Into 1980, Boulder alternated amphibious training operations along the east coast of the United States and in the Caribbean Sea with regular, extended deployments to the Mediterranean Sea. On 1 December 1980, the LST was transferred to the Naval Reserve Force. Boulder was awarded the Meritorious Unit Commendation for removal and disposal of ordnance from the Suez Canal in 1974. On 13 September 1988, Boulder ran aground on a shoal northeast of Frøya in a Norwegian fjord during the NATO military exercise Teamwork '88. During the grounding, 880 USgal of diesel oil spilled from the LST. A Norwegian tugboat was dispatched to help dislodge Boulder.
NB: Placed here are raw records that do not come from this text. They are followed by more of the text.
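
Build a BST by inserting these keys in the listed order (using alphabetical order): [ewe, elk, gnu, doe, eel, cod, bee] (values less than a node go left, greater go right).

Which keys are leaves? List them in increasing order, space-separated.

bee eel gnu

ewe: root
elk: left child of ewe (depth 1)
gnu: right child of ewe (depth 1)
doe: left child of elk (depth 2)
eel: right child of doe (depth 3)
cod: left child of doe (depth 3)
bee: left child of cod (depth 4)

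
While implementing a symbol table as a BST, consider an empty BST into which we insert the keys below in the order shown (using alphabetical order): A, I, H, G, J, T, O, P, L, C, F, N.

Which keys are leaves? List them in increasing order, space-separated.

F N P

A: root
I: right child of A (depth 1)
H: left child of I (depth 2)
G: left child of H (depth 3)
J: right child of I (depth 2)
T: right child of J (depth 3)
O: left child of T (depth 4)
P: right child of O (depth 5)
L: left child of O (depth 5)
C: left child of G (depth 4)
F: right child of C (depth 5)
N: right child of L (depth 6)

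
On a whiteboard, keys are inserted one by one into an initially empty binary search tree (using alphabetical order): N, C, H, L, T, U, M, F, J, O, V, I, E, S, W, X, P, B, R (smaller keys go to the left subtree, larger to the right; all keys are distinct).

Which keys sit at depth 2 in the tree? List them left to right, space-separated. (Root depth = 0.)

B H O U

N: root
C: left child of N (depth 1)
H: right child of C (depth 2)
L: right child of H (depth 3)
T: right child of N (depth 1)
U: right child of T (depth 2)
M: right child of L (depth 4)
F: left child of H (depth 3)
J: left child of L (depth 4)
O: left child of T (depth 2)
V: right child of U (depth 3)
I: left child of J (depth 5)
E: left child of F (depth 4)
S: right child of O (depth 3)
W: right child of V (depth 4)
X: right child of W (depth 5)
P: left child of S (depth 4)
B: left child of C (depth 2)
R: right child of P (depth 5)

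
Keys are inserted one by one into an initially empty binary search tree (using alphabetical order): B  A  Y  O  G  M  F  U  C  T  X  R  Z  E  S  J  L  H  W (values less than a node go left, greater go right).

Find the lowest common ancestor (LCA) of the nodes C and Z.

Insert B: tree is empty, so B becomes the root.
Insert A: A < B → go left. Place as left child of B.
Insert Y: Y > B → go right. Place as right child of B.
Insert O: O > B → go right; O < Y → go left. Place as left child of Y.
Insert G: G > B → go right; G < Y → go left; G < O → go left. Place as left child of O.
Insert M: M > B → go right; M < Y → go left; M < O → go left; M > G → go right. Place as right child of G.
Insert F: F > B → go right; F < Y → go left; F < O → go left; F < G → go left. Place as left child of G.
Insert U: U > B → go right; U < Y → go left; U > O → go right. Place as right child of O.
Insert C: C > B → go right; C < Y → go left; C < O → go left; C < G → go left; C < F → go left. Place as left child of F.
Insert T: T > B → go right; T < Y → go left; T > O → go right; T < U → go left. Place as left child of U.
Insert X: X > B → go right; X < Y → go left; X > O → go right; X > U → go right. Place as right child of U.
Insert R: R > B → go right; R < Y → go left; R > O → go right; R < U → go left; R < T → go left. Place as left child of T.
Insert Z: Z > B → go right; Z > Y → go right. Place as right child of Y.
Insert E: E > B → go right; E < Y → go left; E < O → go left; E < G → go left; E < F → go left; E > C → go right. Place as right child of C.
Insert S: S > B → go right; S < Y → go left; S > O → go right; S < U → go left; S < T → go left; S > R → go right. Place as right child of R.
Insert J: J > B → go right; J < Y → go left; J < O → go left; J > G → go right; J < M → go left. Place as left child of M.
Insert L: L > B → go right; L < Y → go left; L < O → go left; L > G → go right; L < M → go left; L > J → go right. Place as right child of J.
Insert H: H > B → go right; H < Y → go left; H < O → go left; H > G → go right; H < M → go left; H < J → go left. Place as left child of J.
Insert W: W > B → go right; W < Y → go left; W > O → go right; W > U → go right; W < X → go left. Place as left child of X.

Path to C: B → Y → O → G → F → C
Path to Z: B → Y → Z
The paths share a prefix ending at Y, then split left and right.

Y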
A stitch of several photos taken at the Philadelphia Navy Yard in February 2019 of Boulder

Boulder was decommissioned on 28 February 1994 and was placed in inactive reserve at the Naval Inactive Ship Maintenance Facility (NISMF) in Philadelphia, Pennsylvania. On 1 December 2008 she was struck from the Naval Vessel Register. On 16 March 2022, Boulder was removed from the Philadelphia NIMSF. The vessel was towed to Brownsville, Texas, where the ship was scrapped.